Der Dealer und seine Laufmädchen
von Andrew_K 2020
Mia und Olivia gingen Hand in Hand durch den Gorkypark, der über die Grenzen der Stadt hinaus für seine Drogen bekannt war. Sie sahen wie zwei Kinder aus, die auf der Suche nach einem Spielplatz waren. Aber wenn die Leute auf ihre Unterhaltung gehört hätten, wäre ein anderes Bild heraus gekommen.
„Ich glaub ich hab eine. Mädchen mit blauer Daunenjacke und Schwarzer Pudelmütze”, sagte Olivia.
„Warum grade die?”, wollte Mia wissen.
„Die steht die ganze Zeit an einem Fleck. Die sieht aus, als würde die auf jemanden warten, aber sie hat weder ein Handy, auf dem sie herumtippt, noch Kopfhörer.”
„Es soll Mädchen geben, die sowas nicht besitzen. Du zum Beispiel.”
„Ich bin aber klein und die ist groß.”
Mia musste Grinsen. Noch vor 4 Monaten hatte sie nicht so weit entfernt von hier noch das Gegenteil behauptet.
„Okay. Dann ist sie heute unser Ziel. Schaukeln oder Wippen?”
Olivia verzog das Gesicht: „Schaukel. Ich glaube, ich werde nie wieder Wippen.”
„Natürlich”, sagte Mia und dachte an Olivia Vorfall. „Entschuldige, kleine Schwester.”
Sie gingen zu einem Spielplatz und wählten die Schaukel, von der man das Mädchen gerade noch so beobachten konnte. Dann begannen sie zu schaukeln. Es dauerte nicht lange und es kam Bewegung in das Mädchen.

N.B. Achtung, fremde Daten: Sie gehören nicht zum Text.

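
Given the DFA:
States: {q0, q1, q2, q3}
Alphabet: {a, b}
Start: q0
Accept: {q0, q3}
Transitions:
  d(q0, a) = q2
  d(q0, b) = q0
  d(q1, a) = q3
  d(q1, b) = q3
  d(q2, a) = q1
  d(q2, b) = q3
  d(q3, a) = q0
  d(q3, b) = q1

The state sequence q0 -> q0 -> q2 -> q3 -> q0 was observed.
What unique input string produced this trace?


Trace back each transition to find the symbol:
  q0 --[b]--> q0
  q0 --[a]--> q2
  q2 --[b]--> q3
  q3 --[a]--> q0

"baba"


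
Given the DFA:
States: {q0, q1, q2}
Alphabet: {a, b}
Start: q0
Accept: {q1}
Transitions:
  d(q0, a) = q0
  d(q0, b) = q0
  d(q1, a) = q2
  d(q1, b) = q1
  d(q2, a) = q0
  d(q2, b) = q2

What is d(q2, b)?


Looking up transition d(q2, b)

q2


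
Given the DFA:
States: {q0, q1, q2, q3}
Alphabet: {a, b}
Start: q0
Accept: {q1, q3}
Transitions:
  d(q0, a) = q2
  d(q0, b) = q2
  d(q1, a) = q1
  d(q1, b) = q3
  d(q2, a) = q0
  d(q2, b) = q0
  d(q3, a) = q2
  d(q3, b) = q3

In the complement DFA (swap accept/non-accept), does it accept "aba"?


Trace: q0 -> q2 -> q0 -> q2
Final: q2
Original accept: {q1, q3}
Complement: q2 is not in original accept

Yes, complement accepts (original rejects)


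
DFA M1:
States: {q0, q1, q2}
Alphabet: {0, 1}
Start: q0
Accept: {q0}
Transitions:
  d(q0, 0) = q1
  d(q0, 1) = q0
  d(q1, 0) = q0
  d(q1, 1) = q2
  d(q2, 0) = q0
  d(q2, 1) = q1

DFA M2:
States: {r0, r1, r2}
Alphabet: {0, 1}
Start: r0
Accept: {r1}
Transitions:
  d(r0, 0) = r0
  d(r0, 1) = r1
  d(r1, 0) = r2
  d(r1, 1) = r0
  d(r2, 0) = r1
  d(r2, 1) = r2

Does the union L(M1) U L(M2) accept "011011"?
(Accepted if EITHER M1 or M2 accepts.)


M1: final=q0 accepted=True
M2: final=r0 accepted=False

Yes, union accepts


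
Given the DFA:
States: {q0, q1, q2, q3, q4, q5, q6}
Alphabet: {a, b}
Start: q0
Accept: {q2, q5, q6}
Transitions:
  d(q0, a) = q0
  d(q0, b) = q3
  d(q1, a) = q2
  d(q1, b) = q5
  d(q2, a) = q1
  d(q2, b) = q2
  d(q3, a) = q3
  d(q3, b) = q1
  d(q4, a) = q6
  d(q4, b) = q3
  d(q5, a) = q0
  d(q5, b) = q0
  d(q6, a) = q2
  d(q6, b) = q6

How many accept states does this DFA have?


Accept states listed: {q2, q5, q6}
Counting: q2(1) q5(2) q6(3)

3


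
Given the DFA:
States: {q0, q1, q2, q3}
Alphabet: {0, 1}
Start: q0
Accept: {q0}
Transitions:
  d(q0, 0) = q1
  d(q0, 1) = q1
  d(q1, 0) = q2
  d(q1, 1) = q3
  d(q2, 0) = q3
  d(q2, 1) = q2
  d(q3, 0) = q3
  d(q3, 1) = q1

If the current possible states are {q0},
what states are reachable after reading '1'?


Apply transition on '1' from each current state:
  d(q0, 1) = q1

{q1}


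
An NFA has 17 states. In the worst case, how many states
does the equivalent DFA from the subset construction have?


Subset construction: one DFA state per subset of NFA states.
2^17 = 131072

131072


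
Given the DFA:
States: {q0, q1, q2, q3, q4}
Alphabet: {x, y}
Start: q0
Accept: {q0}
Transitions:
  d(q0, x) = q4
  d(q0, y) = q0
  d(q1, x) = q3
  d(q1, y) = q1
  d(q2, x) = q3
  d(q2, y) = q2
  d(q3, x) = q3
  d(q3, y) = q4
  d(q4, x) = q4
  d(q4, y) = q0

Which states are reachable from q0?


BFS from q0:
  layer 0: {q0}
  layer 1: {q4}

{q0, q4}


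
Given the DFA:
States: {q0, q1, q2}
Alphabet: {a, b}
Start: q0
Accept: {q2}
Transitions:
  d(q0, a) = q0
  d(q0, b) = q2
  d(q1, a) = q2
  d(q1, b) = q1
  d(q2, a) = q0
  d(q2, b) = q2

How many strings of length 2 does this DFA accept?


Enumerating all length-2 strings:
  "aa" -> q0 [reject]
  "ab" -> q2 [accept]
  "ba" -> q0 [reject]
  "bb" -> q2 [accept]

2 out of 4


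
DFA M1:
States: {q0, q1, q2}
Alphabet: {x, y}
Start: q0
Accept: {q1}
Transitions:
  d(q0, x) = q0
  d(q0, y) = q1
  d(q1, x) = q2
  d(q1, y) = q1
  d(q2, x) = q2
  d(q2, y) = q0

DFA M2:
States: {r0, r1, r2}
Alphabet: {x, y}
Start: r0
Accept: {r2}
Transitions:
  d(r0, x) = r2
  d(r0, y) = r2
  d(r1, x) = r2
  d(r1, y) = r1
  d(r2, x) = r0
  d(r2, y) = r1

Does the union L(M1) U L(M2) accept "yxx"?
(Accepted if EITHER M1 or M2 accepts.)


M1: final=q2 accepted=False
M2: final=r2 accepted=True

Yes, union accepts


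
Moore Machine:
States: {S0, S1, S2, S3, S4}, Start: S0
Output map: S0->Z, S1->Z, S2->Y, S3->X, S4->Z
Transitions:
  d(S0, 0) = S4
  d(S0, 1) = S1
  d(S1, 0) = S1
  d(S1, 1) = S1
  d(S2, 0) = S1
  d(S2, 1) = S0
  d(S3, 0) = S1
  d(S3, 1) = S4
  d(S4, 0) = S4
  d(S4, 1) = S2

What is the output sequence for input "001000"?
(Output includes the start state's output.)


Start: S0 (output Z)
  --0--> S4 (output Z)
  --0--> S4 (output Z)
  --1--> S2 (output Y)
  --0--> S1 (output Z)
  --0--> S1 (output Z)
  --0--> S1 (output Z)

"ZZZYZZZ"


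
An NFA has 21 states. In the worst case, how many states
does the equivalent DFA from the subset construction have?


Subset construction: one DFA state per subset of NFA states.
2^21 = 2097152

2097152


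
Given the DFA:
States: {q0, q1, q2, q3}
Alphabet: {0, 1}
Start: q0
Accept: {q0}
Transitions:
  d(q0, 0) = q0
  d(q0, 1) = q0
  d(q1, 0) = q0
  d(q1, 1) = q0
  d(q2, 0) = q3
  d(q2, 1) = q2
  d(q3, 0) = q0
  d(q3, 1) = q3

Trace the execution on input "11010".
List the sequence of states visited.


Input: 11010
d(q0, 1) = q0
d(q0, 1) = q0
d(q0, 0) = q0
d(q0, 1) = q0
d(q0, 0) = q0


q0 -> q0 -> q0 -> q0 -> q0 -> q0


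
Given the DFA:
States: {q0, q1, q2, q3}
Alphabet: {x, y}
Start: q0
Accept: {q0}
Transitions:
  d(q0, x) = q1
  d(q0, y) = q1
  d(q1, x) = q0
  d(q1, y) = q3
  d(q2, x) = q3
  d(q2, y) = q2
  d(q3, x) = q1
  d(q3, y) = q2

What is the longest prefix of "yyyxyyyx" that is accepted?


Run the DFA, marking each prefix where the state is accepting:
  "" -> q0 [accept]
  "y" -> q1 [reject]
  "yy" -> q3 [reject]
  "yyy" -> q2 [reject]
  "yyyx" -> q3 [reject]
  "yyyxy" -> q2 [reject]
  "yyyxyy" -> q2 [reject]
  "yyyxyyy" -> q2 [reject]
  "yyyxyyyx" -> q3 [reject]

""


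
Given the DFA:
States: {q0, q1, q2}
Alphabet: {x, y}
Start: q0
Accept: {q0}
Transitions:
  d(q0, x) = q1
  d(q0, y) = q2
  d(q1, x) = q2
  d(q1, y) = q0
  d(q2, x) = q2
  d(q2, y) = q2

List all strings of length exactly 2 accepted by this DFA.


All strings of length 2: 4 total
Accepted: 1

"xy"


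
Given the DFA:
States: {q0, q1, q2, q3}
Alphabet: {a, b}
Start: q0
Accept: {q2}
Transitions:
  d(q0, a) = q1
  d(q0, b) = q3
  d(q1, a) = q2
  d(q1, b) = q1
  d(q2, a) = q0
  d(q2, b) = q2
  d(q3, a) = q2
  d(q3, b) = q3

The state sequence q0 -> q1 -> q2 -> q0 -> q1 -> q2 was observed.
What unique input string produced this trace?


Trace back each transition to find the symbol:
  q0 --[a]--> q1
  q1 --[a]--> q2
  q2 --[a]--> q0
  q0 --[a]--> q1
  q1 --[a]--> q2

"aaaaa"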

Ein junger Mann kam den Weg entlang und redete das Mädchen an. Es wurde kurz geredet, die beiden gaben sich die Hand und er ging wieder seiner Wege. Das Spiel wiederholte sich in der Zeit noch drei mal, bevor sich das Mädchen danach in Bewegung setzte.
„Echt ein gutes Auge”, lobte Mia Olivia, die daraufhin glücklich lächelte.
Vorsichtig verfolgten sie das Mädchen, die nach einiger Zeit in einem alten Abbruchhaus verschwand.
„Und was machen wir jetzt? Da können wir doch schlecht hinterher.”
Olivia schaute skeptisch.
„Das war ja auch nicht unser Auftrag. Die Aussage von Igor war, dass sich im Park Mädchen für Drogen prostituieren und wir suchen ja auch noch immer den Loverboy von Sissi.”
„Aber warum sind wir dann hier und nicht er?”
„Weil er mit Drogen für 500.000 Euro abgehauen ist. Ich denke, man würde an ihm ein Exempel statuieren, wenn er in Berlin irgendwo auftaucht.”
„Aber wenn ich so viel Geld habe, warum dann so eine Bruchbude?”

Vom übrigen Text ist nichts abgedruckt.